Chimpanzees are more or less the exact opposite of bonobos. They are patriarchal, warlike, and rape is more likely than a promiscuous quicky in the trees. Given their DNA proximity to our own and the fact that we discovered them first (bonobos live in very remote areas in Africa), Ryan and Jetha argue that these factors have contributed to a scientific view of the natural human as being innately patriarchal and warlike. If we had discovered bonobos first, then we might see ourselves differently.
The latter chapters also include some fascinating discussion on human sexuality specifically. Their argument is that female copulatory vocalization promotes sperm competition by attracting other males. The male penis specifically seems to be adapted for sperm competition as the vacuum it forms while inside the vagina can push out previous ejaculates, but when the penis ejaculates it shrinks slightly enough to break the seal.

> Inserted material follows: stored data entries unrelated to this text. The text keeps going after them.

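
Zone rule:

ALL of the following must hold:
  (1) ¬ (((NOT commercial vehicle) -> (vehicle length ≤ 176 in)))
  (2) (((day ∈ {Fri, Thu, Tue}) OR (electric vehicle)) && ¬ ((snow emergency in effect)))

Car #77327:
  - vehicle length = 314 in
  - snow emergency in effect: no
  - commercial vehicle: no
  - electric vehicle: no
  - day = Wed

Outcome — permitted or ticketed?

Atomic conditions:
  NOT commercial vehicle: no → true
  vehicle length ≤ 176 in: 314 ≤ 176 is false
  day ∈ {Fri, Thu, Tue}: Wed is not in the set → false
  electric vehicle: no → false
  snow emergency in effect: no → false
Combine:
[1.1] true → false = false
[1] NOT false = true
[2.1] false OR false = false
[2.2] NOT false = true
[2] false AND true = false
[root] true AND false = false
Overall: false → ticketed

Ticketed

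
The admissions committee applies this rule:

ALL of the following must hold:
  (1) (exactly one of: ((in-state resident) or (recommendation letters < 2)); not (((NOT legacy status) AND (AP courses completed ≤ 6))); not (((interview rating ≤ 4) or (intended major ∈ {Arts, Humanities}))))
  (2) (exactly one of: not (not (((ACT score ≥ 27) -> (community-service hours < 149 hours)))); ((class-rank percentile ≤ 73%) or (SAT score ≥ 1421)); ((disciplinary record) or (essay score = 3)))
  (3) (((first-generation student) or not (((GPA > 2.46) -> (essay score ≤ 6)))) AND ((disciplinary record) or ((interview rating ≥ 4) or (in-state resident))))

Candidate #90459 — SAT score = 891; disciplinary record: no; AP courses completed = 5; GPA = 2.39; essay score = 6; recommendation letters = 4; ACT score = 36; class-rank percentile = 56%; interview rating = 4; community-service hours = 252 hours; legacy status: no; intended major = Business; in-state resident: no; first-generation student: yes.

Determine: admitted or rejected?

Rejected

Atomic conditions:
  in-state resident: no → false
  recommendation letters < 2: 4 < 2 is false
  NOT legacy status: no → true
  AP courses completed ≤ 6: 5 ≤ 6 is true
  interview rating ≤ 4: 4 ≤ 4 is true
  intended major ∈ {Arts, Humanities}: Business is not in the set → false
  ACT score ≥ 27: 36 ≥ 27 is true
  community-service hours < 149 hours: 252 < 149 is false
  class-rank percentile ≤ 73%: 56 ≤ 73 is true
  SAT score ≥ 1421: 891 ≥ 1421 is false
  disciplinary record: no → false
  essay score = 3: 6 == 3 is false
  first-generation student: yes → true
  GPA > 2.46: 2.39 > 2.46 is false
  essay score ≤ 6: 6 ≤ 6 is true
  interview rating ≥ 4: 4 ≥ 4 is true
Combine:
[1.1] false OR false = false
[1.2.1] true AND true = true
[1.2] NOT true = false
[1.3.1] true OR false = true
[1.3] NOT true = false
[1] exactly-one(false, false, false) = false
[2.1.1.1] true → false = false
[2.1.1] NOT false = true
[2.1] NOT true = false
[2.2] true OR false = true
[2.3] false OR false = false
[2] exactly-one(false, true, false) = true
[3.1.2.1] false → true (antecedent false ⇒ implication holds) = true
[3.1.2] NOT true = false
[3.1] true OR false = true
[3.2.2] true OR false = true
[3.2] false OR true = true
[3] true AND true = true
[root] false AND true AND true = false
Overall: false → rejected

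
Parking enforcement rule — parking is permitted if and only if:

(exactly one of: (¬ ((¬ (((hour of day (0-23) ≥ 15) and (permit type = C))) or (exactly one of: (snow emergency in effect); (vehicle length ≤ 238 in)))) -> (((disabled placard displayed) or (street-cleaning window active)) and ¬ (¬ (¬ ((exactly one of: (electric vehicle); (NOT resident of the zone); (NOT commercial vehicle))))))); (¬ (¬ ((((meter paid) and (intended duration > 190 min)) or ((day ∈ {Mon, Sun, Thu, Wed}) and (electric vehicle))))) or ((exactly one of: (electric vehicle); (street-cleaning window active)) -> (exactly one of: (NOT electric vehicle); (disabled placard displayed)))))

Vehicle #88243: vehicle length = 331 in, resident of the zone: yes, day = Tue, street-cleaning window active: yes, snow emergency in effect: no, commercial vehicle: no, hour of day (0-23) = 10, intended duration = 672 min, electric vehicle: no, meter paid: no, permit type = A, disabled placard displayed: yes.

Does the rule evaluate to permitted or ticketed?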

This area of the book is fascinating, but from the little I have researched about these topics outside the book, there are many competing theories on the various aspects of human sexuality. As with the rest of the book, there are scientists who argue that these mechanics exist to reinforce pair-bonding (monogamy).
I am no expert, but Sex at Dawn has convinced me to reconsider marriage and monogamy from a purely cultural perspective. Their arguments make a lot of sense. That’s not to say I am going to outright avoid marriage for the rest of my life or that I think it is silly to get married at all, but I do believe we need a more open dialogue about marriage and relationships, possibly entertaining the idea that we aren’t monogamous creatures. As Ryan and Jetha say, “We aren’t designed to make each other miserable.” I couldn’t agree more.